Mourir est un enchantement
Yasmine Chami, Actes Sud
Avec une plume gracieuse et incisive, Yasmine Chami reconquiert le champ littéraire marocain, dix-huit ans après la parution de son premier roman Cérémonie (2002, chez Actes Sud).
Son héroïne, Sara, est une femme marocaine d’une quarantaine d’années fragilisée par un cancer diagnostiqué. Pour déjouer la douleur et l’angoisse, elle choisit de prendre le temps de vivre ou de revivre des moments perdus se sachant condamnée à plus ou moins long terme. Tendrement entourée de ses deux fils dont elle a la charge depuis son divorce, à leur naissance, elle se livre au plaisir de redécouvrir le contenu d’un grand sac de toile dans lequel se trouvent pêle-mêle toutes ses photos de famille. Elle replonge dans sa vie passée où elle était enfant ou adolescente. La jeune femme pioche, au gré du hasard, et de ses trouvailles du passé, sans chronologie, refont vivre un Maroc à l’orée des années soixante-dix. Des souvenirs surgissent dans un désordre diachronique et racontent un Maroc disparu au temps du militantisme et de l’insouciance avant les années de plomb. La musique orientale, les parfums des fruits, les conversations politiques, tout remonte à la surface en ces temps où la vie était intense et l’espoir vivace. Tout un monde passé, disparu ou sur le point de s’évanouir, s’offre à elle. Dès lors, s’imposent les visages de ses parents, de ses oncles et tantes, ces jeunes gens des années soixante-dix aussi beaux que déterminés au bonheur dans un pays qui se trouvait pourtant au bord d’un basculement irréversible. Viendront ensuite ses cousins et son frère – ils ont huit ou dix ans – dans un jardin, posant avec elle sur un muret en plein soleil, ou au couchant en bord de mer. Au fil de photographies piochées, chaque visage, chaque scène ouvre en elle un récit, parfois nostalgique, souvent politique ; une lecture de ce pays revisité par son regard de femme indépendante, comme le furent, avant elle et d’une autre façon, sa mère et ses grands-mères.

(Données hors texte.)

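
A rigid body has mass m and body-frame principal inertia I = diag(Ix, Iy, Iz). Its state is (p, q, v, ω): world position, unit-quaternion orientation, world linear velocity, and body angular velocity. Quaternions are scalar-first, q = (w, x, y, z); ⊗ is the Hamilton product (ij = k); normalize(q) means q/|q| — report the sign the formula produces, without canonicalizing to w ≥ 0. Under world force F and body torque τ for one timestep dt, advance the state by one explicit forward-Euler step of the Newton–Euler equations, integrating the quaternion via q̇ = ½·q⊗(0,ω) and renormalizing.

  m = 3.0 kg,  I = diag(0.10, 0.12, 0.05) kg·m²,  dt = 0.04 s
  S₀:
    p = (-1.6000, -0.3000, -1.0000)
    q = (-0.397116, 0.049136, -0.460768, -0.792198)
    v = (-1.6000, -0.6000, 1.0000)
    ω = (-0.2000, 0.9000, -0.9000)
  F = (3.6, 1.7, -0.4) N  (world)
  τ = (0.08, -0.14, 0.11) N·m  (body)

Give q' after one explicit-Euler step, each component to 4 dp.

q' = (-0.4028, 0.0733, -0.4637, -0.7857)

Hamilton product q⊗(0,ω) = (-0.2884598, 1.2070926, -0.1547424, 0.3094732)
q + ½dt·q⊗(0,ω), renormalized = (-0.4028, 0.0733, -0.4637, -0.7857)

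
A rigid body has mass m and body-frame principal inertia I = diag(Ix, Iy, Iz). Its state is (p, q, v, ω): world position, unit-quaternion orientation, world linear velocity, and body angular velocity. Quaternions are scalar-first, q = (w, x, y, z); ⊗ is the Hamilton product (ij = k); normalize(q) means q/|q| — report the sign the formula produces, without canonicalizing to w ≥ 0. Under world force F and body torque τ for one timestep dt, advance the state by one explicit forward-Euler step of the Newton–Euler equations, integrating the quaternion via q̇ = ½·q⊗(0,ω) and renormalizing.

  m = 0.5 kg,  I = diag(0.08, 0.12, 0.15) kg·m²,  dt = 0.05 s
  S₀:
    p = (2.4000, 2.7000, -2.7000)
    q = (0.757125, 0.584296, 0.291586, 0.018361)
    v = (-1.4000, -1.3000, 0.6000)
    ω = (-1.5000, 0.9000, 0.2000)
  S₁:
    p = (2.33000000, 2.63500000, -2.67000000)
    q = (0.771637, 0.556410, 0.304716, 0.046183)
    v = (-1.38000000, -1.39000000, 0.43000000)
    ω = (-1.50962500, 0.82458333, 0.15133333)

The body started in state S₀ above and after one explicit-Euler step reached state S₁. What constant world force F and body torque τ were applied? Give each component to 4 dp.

F = (0.2000, -0.9000, -1.7000)
τ = (-0.0100, -0.1600, -0.2000)

Δv = v₁−v₀ = (0.02000000, -0.09000000, -0.17000000)
applied force F = (0.2000, -0.9000, -1.7000)
rate change Δω = (-0.00962500, -0.07541667, -0.04866667)
gyro term ω₀×Iω₀ = (0.0054, 0.0210, -0.0540)
τ = I·(Δω/dt) + ω₀×(Iω₀) = (-0.0100, -0.1600, -0.2000)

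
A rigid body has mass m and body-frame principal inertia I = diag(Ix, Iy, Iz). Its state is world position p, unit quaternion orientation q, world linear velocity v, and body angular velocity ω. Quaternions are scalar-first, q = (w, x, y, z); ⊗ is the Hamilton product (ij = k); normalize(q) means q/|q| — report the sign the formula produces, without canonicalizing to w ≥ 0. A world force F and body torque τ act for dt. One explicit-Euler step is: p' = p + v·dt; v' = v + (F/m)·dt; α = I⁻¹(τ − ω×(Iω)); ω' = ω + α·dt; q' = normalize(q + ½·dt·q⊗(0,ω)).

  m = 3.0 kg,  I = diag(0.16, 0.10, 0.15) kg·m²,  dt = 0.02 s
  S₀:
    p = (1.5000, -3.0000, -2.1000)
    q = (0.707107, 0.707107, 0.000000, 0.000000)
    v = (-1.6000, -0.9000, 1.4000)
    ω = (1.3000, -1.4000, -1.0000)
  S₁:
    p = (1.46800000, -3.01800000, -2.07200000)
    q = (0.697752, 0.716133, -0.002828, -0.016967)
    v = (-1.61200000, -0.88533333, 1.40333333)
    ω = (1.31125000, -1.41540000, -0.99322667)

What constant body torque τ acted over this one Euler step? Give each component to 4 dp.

Δω = ω₁−ω₀ = (0.01125000, -0.01540000, 0.00677333)
ω₀×(Iω₀) = (0.0700, -0.0130, 0.1092)
applied torque τ = (0.1600, -0.0900, 0.1600)

τ = (0.1600, -0.0900, 0.1600)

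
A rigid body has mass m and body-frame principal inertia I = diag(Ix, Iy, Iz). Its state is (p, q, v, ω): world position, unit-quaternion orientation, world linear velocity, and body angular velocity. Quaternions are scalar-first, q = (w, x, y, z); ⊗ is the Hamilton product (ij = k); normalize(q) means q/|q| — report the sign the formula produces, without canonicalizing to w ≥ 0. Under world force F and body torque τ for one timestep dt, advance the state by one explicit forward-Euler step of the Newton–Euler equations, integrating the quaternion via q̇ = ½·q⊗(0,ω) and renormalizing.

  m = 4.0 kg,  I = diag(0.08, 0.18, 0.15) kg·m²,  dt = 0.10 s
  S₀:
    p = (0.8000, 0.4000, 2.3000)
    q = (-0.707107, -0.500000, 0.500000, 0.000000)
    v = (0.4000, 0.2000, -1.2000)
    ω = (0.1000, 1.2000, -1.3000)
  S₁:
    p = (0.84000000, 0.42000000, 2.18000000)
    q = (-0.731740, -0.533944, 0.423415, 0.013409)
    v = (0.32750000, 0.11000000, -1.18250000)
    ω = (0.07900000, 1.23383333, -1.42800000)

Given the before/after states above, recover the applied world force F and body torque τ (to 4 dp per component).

rate change Δω = (-0.02100000, 0.03383333, -0.12800000)
precession coupling = (0.0468, 0.0091, 0.0120)
applied torque τ = (0.0300, 0.0700, -0.1800)
velocity change Δv = (-0.07250000, -0.09000000, 0.01750000)
m·(v₁−v₀)/dt = (-2.9000, -3.6000, 0.7000)

F = (-2.9000, -3.6000, 0.7000)
τ = (0.0300, 0.0700, -0.1800)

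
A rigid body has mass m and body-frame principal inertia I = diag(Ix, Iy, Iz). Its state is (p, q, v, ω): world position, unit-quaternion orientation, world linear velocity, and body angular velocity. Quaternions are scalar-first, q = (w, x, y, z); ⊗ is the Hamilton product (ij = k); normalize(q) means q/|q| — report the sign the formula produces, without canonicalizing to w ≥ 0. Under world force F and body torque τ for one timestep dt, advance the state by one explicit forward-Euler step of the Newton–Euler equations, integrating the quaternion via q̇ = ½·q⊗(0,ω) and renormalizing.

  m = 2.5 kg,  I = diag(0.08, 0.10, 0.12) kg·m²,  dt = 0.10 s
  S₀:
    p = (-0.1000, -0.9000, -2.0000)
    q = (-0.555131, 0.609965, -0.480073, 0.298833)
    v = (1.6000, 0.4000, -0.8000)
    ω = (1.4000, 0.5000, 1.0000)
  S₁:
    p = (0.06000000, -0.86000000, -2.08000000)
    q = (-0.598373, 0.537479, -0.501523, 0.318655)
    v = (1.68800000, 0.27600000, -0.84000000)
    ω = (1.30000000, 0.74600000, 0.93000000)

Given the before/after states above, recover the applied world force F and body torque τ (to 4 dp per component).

F = (2.2000, -3.1000, -1.0000)
τ = (-0.0700, 0.1900, -0.0700)

ω₁ − ω₀ = (-0.10000000, 0.24600000, -0.07000000)
I·α + gyro = (-0.0700, 0.1900, -0.0700)
velocity change Δv = (0.08800000, -0.12400000, -0.04000000)
applied force F = (2.2000, -3.1000, -1.0000)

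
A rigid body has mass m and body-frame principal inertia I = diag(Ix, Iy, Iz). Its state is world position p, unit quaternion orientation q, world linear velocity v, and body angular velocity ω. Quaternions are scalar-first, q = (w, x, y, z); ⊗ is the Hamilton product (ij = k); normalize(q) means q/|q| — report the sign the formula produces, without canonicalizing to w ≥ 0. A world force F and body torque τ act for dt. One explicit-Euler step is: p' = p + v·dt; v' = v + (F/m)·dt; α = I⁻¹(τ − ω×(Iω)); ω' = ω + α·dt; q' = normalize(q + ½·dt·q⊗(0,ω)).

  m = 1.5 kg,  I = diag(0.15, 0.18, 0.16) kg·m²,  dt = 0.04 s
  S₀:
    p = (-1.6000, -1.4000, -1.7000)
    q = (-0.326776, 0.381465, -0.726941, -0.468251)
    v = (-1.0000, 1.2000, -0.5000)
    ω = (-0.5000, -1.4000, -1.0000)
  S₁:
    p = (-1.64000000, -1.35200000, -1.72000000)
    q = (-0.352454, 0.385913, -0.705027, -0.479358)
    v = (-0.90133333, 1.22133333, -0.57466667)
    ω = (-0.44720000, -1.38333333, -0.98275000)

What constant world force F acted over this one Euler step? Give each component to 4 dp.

F = (3.7000, 0.8000, -2.8000)

v₁ − v₀ = (0.09866667, 0.02133333, -0.07466667)
m·(v₁−v₀)/dt = (3.7000, 0.8000, -2.8000)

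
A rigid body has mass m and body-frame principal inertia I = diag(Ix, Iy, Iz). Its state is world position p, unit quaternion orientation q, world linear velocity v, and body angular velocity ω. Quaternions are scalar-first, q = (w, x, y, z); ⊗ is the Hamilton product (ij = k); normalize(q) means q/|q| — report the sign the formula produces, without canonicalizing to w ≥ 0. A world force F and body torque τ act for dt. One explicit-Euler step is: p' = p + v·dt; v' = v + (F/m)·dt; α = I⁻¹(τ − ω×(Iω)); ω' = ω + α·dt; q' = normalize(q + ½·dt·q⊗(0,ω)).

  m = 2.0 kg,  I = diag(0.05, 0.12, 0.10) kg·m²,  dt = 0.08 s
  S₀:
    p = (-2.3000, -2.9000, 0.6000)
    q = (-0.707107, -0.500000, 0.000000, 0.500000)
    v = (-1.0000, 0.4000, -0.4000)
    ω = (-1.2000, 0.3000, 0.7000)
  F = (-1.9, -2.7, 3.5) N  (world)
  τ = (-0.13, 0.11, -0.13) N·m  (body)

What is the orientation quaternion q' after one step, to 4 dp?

q⊗(0,ω) = (-0.9500000, 0.6985284, -0.4621321, -0.6449749)
updated quaternion q' = (-0.7439, -0.4713, -0.0185, 0.4734)

q' = (-0.7439, -0.4713, -0.0185, 0.4734)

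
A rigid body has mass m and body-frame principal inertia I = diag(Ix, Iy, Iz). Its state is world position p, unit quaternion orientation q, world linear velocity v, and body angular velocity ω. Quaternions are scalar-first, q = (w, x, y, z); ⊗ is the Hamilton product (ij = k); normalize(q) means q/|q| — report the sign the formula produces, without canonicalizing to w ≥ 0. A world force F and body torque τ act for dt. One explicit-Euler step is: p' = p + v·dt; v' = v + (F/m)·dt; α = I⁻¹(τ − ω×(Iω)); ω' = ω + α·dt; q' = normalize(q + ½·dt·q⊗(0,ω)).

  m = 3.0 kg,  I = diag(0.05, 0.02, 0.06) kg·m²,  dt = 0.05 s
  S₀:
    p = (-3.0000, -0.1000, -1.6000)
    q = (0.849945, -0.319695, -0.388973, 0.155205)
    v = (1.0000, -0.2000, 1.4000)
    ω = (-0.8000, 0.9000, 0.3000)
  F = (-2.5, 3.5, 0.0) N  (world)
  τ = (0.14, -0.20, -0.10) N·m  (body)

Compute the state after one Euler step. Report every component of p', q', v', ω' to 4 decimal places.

angular accel α = (2.5840, -10.1200, -2.0267)
ω + α·dt = (-0.6708, 0.3940, 0.1987)
Hamilton product q⊗(0,ω) = (0.0477582, -0.9363324, 0.7366950, -0.3439204)
updated quaternion q' = (0.8507, -0.3429, -0.3704, 0.1465)
a = F/m = (-0.8333, 1.1667, 0.0000)
p + v·dt = (-2.9500, -0.1100, -1.5300)
v' = v + a·dt = (0.9583, -0.1417, 1.4000)

p' = (-2.9500, -0.1100, -1.5300)
q' = (0.8507, -0.3429, -0.3704, 0.1465)
v' = (0.9583, -0.1417, 1.4000)
ω' = (-0.6708, 0.3940, 0.1987)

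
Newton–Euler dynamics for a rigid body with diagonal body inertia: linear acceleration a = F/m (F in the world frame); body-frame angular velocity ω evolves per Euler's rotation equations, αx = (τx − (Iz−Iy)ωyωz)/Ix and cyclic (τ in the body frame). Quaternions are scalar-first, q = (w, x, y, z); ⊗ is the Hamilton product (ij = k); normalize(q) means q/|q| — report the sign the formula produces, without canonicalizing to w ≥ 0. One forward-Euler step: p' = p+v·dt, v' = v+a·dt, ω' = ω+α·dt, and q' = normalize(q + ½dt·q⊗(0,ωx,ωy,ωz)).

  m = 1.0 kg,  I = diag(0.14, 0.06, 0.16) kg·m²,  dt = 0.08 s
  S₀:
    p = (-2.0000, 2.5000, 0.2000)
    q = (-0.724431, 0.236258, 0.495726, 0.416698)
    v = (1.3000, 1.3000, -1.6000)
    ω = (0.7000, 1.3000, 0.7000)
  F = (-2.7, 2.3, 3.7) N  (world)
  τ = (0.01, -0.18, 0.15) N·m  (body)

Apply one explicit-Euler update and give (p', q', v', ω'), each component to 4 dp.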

Voici un jardin où la lumière joue sur les volutes d’une table en fer blanc, puis les ouvrages d’une bibliothèque où la culture occidentale le dispute au chant d’Oum Kalthoum. T a n t d ’ i m a g e s qui défilent, de souvenirs égrenés, de lumières et d’impressions subtiles figées pour l’éternité. Tant de portraits riches de singularités conjuguées que Sara réanime en éclairant leur vulnérabilité et leur aveuglement face à ce pays tant aimé qui ne cessait pourtant de subir les violences des enjeux de pouvoir. On sillonne l’Algérie dans les années 40 avec ses grands-parents, au milieu des mouvements vers l’indépendance. On traverse subtilement la guerre des sables, conflit entre l’Algérie et le Maroc, l’instabilité sociale des années 80, au travers de photographies familiales, confrontant les modes de vie des trois dernières générations de cette famille.
Mourir est un enchantement est un roman d’une rare élégance, sur une constellation familiale qui a rassemblé, au coeur des conflits de l’Histoire, des hommes et des femmes dont l’acceptation profonde de l’humanité des autres a contribué à la création d’un univers éminemment particulier. Un livre où le combat des femmes s’éploie de l’intime à l’universel.
Cette famille a le parfum d’un Maroc qui n’est plus, l’assurance de ceux qui n’ont pas encore conscience de la défaite prochaine. L’autoritarisme, la pudibonderie, l’hypocrisie ont vaincu. Reste le pouvoir de la mémoire et des mots pour ressusciter ce passé si proche. Ceux de Yasmine Chami sont aussi beaux et mélancoliques qu’un chant d’amour perdu.